Nixon’s domestic policy chief recently explained the origin of the drug war as an attempt to “vilify” and “disrupt” Nixon’s political opponents. These are the normal applications of power that act like a cancer on the body politic.
A good example of the problem here with respect to Trump (though there are many) lies in one of his least contested actions: his decision to strike a Syrian airbase in response to the Assad regime’s use of chemical weapons. Never mind that the administration (and Trump himself) had repeatedly signaled that it wouldn’t intervene in the conflict, which might have contributed to Assad’s more brazen use of sarin gas. In President Trump, then, there resides the normalized violence vested in the executive that, when combined with his policy ignorance and inexperience, can be more dangerous than the issues of corruption, obstruction, and subversion that appear to be the grounds upon which he might be impeached.

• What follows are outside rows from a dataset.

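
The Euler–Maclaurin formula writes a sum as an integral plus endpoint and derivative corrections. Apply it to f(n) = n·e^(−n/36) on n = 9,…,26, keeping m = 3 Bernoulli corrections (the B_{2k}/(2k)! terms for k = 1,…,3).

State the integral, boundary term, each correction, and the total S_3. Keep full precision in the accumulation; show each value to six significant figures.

∫_9^26 x·e^(−x/36) dx evaluates to 177.638.
Boundary: ½(f(9) + f(26)) = ½(7.00921 + 12.6275) = 9.81834.
Integral + boundary = 187.456.
Order-1 term: 1/12 · (0.134909 − 0.584101) = -0.0374326.
Partial sum through k=1: 187.419.
Order-2 term: −1/720 · (0.000853590 − 0.00165255) = 1.10966e-06.
Partial sum through k=2: 187.419.
Order-3 term: 1/30240 · (1.23695e-06 − 2.20247e-06) = -3.19287e-11.

S_3 ≈ 187.419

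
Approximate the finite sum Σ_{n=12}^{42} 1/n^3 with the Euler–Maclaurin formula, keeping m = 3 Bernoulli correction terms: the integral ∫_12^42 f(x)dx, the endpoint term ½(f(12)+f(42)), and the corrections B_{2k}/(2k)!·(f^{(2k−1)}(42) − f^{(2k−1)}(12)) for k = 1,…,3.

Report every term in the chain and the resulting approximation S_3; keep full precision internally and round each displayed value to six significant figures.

S_3 ≈ 0.00349682

∫_12^42 1/x^3 dx evaluates to 0.00318878.
Boundary: ½(f(12) + f(42)) = ½(0.000578704 + 1.34975e-05) = 0.000296101.
Running total after boundary: 0.00348488.
Correction k=1: B_{2}/2! · (f^{(1)}(42) − f^{(1)}(12)) = 1/12 · (-9.64104e-07 − (-0.000144676)) = 1.19760e-05.
After k=1: 0.00349685.
Correction k=2: B_{4}/4! · (f^{(3)}(42) − f^{(3)}(12)) = −1/720 · (-1.09309e-08 − (-2.00939e-05)) = -2.78930e-08.
After k=2: 0.00349682.
Correction k=3: B_{6}/6! · (f^{(5)}(42) − f^{(5)}(12)) = 1/30240 · (-2.60259e-10 − (-5.86071e-06)) = 1.93798e-10.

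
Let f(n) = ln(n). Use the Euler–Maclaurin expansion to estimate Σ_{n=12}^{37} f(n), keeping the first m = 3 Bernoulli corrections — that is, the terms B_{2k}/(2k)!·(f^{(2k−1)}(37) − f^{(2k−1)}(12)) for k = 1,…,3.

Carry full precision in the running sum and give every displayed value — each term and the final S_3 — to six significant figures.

Integral: ∫_12^37 ln(x) dx = 78.7851.
½[f(12) + f(37)] = ½[2.48491 + 3.61092] = 3.04791.
Running total after boundary: 81.8330.
k=1: B_{2}/(2)! × [f^{(1)}(37) − f^{(1)}(12)] = 1/12 × (0.0270270 − 0.0833333) = -0.00469219.
After k=1: 81.8283.
k=2: B_{4}/(4)! × [f^{(3)}(37) − f^{(3)}(12)] = −1/720 × (3.94843e-05 − 0.00115741) = 1.55267e-06.
After k=2: 81.8283.
k=3: B_{6}/(6)! × [f^{(5)}(37) − f^{(5)}(12)] = 1/30240 × (3.46101e-07 − 9.64506e-05) = -3.17806e-09.

S_3 ≈ 81.8283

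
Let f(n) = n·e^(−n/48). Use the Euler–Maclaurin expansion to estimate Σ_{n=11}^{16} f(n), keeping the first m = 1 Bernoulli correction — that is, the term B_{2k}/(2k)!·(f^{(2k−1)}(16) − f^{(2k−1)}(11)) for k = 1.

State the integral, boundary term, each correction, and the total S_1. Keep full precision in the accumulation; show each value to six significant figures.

∫_11^16 x·e^(−x/48) dx evaluates to 50.8109.
Boundary: ½(f(11) + f(16)) = ½(8.74716 + 11.4645) = 10.1058.
Integral + boundary = 60.9167.
k=1: B_{2}/(2)! × [f^{(1)}(16) − f^{(1)}(11)] = 1/12 × (0.477688 − 0.612964) = -0.0112730.

S_1 ≈ 60.9054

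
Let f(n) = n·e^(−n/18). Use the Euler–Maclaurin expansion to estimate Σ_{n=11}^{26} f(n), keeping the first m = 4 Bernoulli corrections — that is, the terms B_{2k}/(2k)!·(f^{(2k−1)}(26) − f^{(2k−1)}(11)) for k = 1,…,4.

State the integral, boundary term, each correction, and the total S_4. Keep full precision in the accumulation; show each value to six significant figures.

The integral term ∫_11^26 x·e^(−x/18) dx = 96.4995.
½[f(11) + f(26)] = ½[5.97022 + 6.13280] = 6.05151.
So far: 102.551.
Order-1 term: 1/12 · (-0.104834 − 0.211068) = -0.0263252.
After k=1: 102.525.
Order-2 term: −1/720 · (0.00113247 − 0.00400174) = 3.98510e-06.
After k=2: 102.525.
Order-3 term: 1/30240 · (7.98920e-06 − 2.26915e-05) = -4.86186e-10.
After k=3: 102.525.
Order-4 term: −1/1209600 · (3.85282e-08 − 1.01950e-07) = 5.24323e-14.

S_4 ≈ 102.525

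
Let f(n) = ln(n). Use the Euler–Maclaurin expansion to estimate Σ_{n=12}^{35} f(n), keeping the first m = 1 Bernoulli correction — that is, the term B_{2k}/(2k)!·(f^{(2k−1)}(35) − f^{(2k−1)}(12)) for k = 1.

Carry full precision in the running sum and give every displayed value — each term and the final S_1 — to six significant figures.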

TF: I think what you both have gotten at is the context of the actions and the importance of the politics. As candidate Trump said of his popularity with his base, he could shoot someone of Fifth Avenue in New York City and he wouldn’t lose a vote. The question is less “was the president’s action illegal” and more “will Republicans consider the action 1) illegal and 2) so odious that their policies and the reputation of their political party should be sacrificed?” Impeachment, for better or worse, is as much if not more about the character of the Congress than the conduct of the President. It is too difficult to imagine a situation in which Paul Ryan and Mitch McConnell abandon the President after staking their own and their party’s reputations on him.

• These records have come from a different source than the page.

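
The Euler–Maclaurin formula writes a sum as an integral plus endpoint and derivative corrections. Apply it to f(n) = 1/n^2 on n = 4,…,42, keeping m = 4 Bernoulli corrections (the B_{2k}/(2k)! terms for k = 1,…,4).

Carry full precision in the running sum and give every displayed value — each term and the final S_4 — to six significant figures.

S_4 ≈ 0.260295

The integral term ∫_4^42 1/x^2 dx = 0.226190.
½[f(4) + f(42)] = ½[0.0625000 + 0.000566893] = 0.0315334.
Running total after boundary: 0.257724.
Order-1 term: 1/12 · (-2.69949e-05 − (-0.0312500)) = 0.00260192.
After k=1: 0.260326.
Order-2 term: −1/720 · (-1.83639e-07 − (-0.0234375)) = -3.25518e-05.
After k=2: 0.260293.
Order-3 term: 1/30240 · (-3.12311e-09 − (-0.0439453)) = 1.45322e-06.
After k=3: 0.260295.
Order-4 term: −1/1209600 · (-9.91464e-11 − (-0.153809)) = -1.27157e-07.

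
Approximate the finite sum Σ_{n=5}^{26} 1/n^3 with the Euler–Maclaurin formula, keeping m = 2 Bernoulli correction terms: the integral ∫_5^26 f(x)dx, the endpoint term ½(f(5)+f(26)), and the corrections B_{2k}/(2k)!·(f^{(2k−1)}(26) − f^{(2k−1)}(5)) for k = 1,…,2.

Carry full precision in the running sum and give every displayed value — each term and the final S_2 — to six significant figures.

The integral term ∫_5^26 1/x^3 dx = 0.0192604.
Endpoint term: (f(5) + f(26))/2 = (0.00800000 + 5.68958e-05)/2 = 0.00402845.
Running total after boundary: 0.0232888.
Correction k=1: B_{2}/2! · (f^{(1)}(26) − f^{(1)}(5)) = 1/12 · (-6.56490e-06 − (-0.00480000)) = 0.000399453.
After k=1: 0.0236883.
Correction k=2: B_{4}/4! · (f^{(3)}(26) − f^{(3)}(5)) = −1/720 · (-1.94228e-07 − (-0.00384000)) = -5.33306e-06.

S_2 ≈ 0.0236829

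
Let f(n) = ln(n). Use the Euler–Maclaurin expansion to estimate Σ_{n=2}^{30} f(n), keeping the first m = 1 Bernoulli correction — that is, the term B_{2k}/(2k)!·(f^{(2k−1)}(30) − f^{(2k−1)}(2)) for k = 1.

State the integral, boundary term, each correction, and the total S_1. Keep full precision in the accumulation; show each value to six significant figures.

Integral: ∫_2^30 ln(x) dx = 72.6496.
Boundary: ½(f(2) + f(30)) = ½(0.693147 + 3.40120) = 2.04717.
So far: 74.6968.
Order-1 term: 1/12 · (0.0333333 − 0.500000) = -0.0388889.

S_1 ≈ 74.6579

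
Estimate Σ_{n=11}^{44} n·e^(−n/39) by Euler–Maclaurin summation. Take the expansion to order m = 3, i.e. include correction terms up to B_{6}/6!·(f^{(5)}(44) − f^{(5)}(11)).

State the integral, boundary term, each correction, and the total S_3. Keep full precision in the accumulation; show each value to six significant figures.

Integral: ∫_11^44 x·e^(−x/39) dx = 423.221.
Boundary: ½(f(11) + f(44)) = ½(8.29659 + 14.2390) = 11.2678.
Integral + boundary = 434.489.
Correction k=1: B_{2}/2! · (f^{(1)}(44) − f^{(1)}(11)) = 1/12 · (-0.0414889 − 0.541502) = -0.0485826.
After k=1: 434.440.
Correction k=2: B_{4}/4! · (f^{(3)}(44) − f^{(3)}(11)) = −1/720 · (0.000398250 − 0.00134778) = 1.31879e-06.
After k=2: 434.440.
Correction k=3: B_{6}/6! · (f^{(5)}(44) − f^{(5)}(11)) = 1/30240 · (5.41602e-07 − 1.53816e-06) = -3.29549e-11.

S_3 ≈ 434.440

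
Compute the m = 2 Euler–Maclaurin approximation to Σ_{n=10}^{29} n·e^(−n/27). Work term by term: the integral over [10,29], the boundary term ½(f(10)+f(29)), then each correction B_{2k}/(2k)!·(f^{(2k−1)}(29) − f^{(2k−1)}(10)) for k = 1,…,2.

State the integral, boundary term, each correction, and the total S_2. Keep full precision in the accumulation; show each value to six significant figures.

Integral: ∫_10^29 x·e^(−x/27) dx = 173.268.
Endpoint term: (f(10) + f(29))/2 = (6.90479 + 9.90680)/2 = 8.40579.
Running total after boundary: 181.674.
Order-1 term: 1/12 · (-0.0253047 − 0.434746) = -0.0383375.
After k=1: 181.635.
Order-2 term: −1/720 · (0.000902501 − 0.00249068) = 2.20580e-06.

S_2 ≈ 181.635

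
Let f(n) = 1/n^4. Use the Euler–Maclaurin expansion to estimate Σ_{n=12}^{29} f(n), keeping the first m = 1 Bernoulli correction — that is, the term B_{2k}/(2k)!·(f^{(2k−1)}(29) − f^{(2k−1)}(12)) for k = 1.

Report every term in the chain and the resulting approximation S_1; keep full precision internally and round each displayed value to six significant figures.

Integral: ∫_12^29 1/x^4 dx = 0.000179234.
½[f(12) + f(29)] = ½[4.82253e-05 + 1.41387e-06] = 2.48196e-05.
Running total after boundary: 0.000204053.
Order-1 term: 1/12 · (-1.95016e-07 − (-1.60751e-05)) = 1.32334e-06.

S_1 ≈ 0.000205377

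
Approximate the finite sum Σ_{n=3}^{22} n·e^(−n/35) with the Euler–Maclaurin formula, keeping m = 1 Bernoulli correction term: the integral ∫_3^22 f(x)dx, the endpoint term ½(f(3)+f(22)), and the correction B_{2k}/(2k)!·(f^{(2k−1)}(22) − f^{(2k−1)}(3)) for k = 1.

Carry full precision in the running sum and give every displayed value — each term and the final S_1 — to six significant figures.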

NW: Tom raises a very good point. I think more than anything what is missing from discussions of impeachment is how unlikely it is. As Cory pointed out, two out of the three impeachment events in our history arose out of party politics. The third, as Tom mentioned earlier, managed to rise above party affiliation, but perhaps only because the offenses were so unequivocally illegal and undeniable. In an era where nothing seems unequivocal, anything can be denied, and a single party controls every branch of government, there seems little hope that impeachment is a real possibility. Almost every day, Trump’s critics draw a new line in the sand. Surely X action, they write, will be the tipping point that makes his impeachability something Congressional Republicans can no longer ignore. What they don’t seem willing to acknowledge is that Trump hasn’t shown any signs that he will discontinue any of this misbehavior.

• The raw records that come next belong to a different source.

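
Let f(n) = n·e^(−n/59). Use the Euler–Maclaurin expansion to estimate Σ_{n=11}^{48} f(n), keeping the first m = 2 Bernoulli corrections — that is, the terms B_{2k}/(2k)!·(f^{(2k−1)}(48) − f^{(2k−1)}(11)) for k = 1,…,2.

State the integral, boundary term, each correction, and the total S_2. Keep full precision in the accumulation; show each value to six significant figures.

∫_11^48 x·e^(−x/59) dx evaluates to 629.108.
Boundary: ½(f(11) + f(48)) = ½(9.12899 + 21.2773) = 15.2032.
So far: 644.312.
Correction k=1: B_{2}/2! · (f^{(1)}(48) − f^{(1)}(11)) = 1/12 · (0.0826450 − 0.675179) = -0.0493779.
After k=1: 644.262.
Correction k=2: B_{4}/4! · (f^{(3)}(48) − f^{(3)}(11)) = −1/720 · (0.000278426 − 0.000670783) = 5.44940e-07.

S_2 ≈ 644.262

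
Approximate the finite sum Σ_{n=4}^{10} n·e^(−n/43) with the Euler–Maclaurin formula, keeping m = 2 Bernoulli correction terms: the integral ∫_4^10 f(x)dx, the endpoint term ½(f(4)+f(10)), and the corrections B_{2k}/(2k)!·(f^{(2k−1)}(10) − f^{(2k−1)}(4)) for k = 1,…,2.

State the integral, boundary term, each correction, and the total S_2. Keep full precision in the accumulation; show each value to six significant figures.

∫_4^10 x·e^(−x/43) dx evaluates to 35.3634.
½[f(4) + f(10)] = ½[3.64469 + 7.92504] = 5.78486.
Running total after boundary: 41.1482.
Order-1 term: 1/12 · (0.608200 − 0.826412) = -0.0181843.
Partial sum through k=1: 41.1300.
Order-2 term: −1/720 · (0.00118616 − 0.00143253) = 3.42189e-07.

S_2 ≈ 41.1300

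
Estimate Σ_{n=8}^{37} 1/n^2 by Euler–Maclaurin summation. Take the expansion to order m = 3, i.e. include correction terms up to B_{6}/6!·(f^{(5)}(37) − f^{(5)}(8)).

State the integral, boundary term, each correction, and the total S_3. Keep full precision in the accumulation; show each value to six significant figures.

S_3 ≈ 0.106472

Integral: ∫_8^37 1/x^2 dx = 0.0979730.
Boundary: ½(f(8) + f(37)) = ½(0.0156250 + 0.000730460) = 0.00817773.
Running total after boundary: 0.106151.
Correction k=1: B_{2}/2! · (f^{(1)}(37) − f^{(1)}(8)) = 1/12 · (-3.94843e-05 − (-0.00390625)) = 0.000322230.
Running total after k=1: 0.106473.
Correction k=2: B_{4}/4! · (f^{(3)}(37) − f^{(3)}(8)) = −1/720 · (-3.46101e-07 − (-0.000732422)) = -1.01677e-06.
Running total after k=2: 0.106472.
Correction k=3: B_{6}/6! · (f^{(5)}(37) − f^{(5)}(8)) = 1/30240 · (-7.58439e-09 − (-0.000343323)) = 1.13530e-08.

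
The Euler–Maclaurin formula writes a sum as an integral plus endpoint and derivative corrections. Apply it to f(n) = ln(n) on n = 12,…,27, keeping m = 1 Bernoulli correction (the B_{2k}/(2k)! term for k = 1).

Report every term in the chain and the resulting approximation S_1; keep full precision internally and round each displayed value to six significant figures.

The integral term ∫_12^27 ln(x) dx = 44.1687.
Endpoint term: (f(12) + f(27))/2 = (2.48491 + 3.29584)/2 = 2.89037.
So far: 47.0591.
Correction k=1: B_{2}/2! · (f^{(1)}(27) − f^{(1)}(12)) = 1/12 · (0.0370370 − 0.0833333) = -0.00385802.

S_1 ≈ 47.0552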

Should President Trump be impeached?
NW: Should it happen? Yes. Will it happen? No.
WH: Maintaining a pluralist democracy means upholding social and political norms that ensure the good of the whole. Donald Trump has repeatedly violated many of these norms for personal and political gain. I believe he should be impeached.
TF: Is there sufficient evidence to introduce articles of impeachment? I think so. Given all the news about the President’s ties to Russia in the campaign, in the Oval Office, and financially over the years, by the end of the investigation we might see “Conviction of, Treason, Bribery, AND other high Crimes and Misdemeanors!” But I don’t see it happening with a Republican-controlled Congress, even if Vladimir Putin is found living in the Lincoln bedroom. The nature of the party itself would have to change.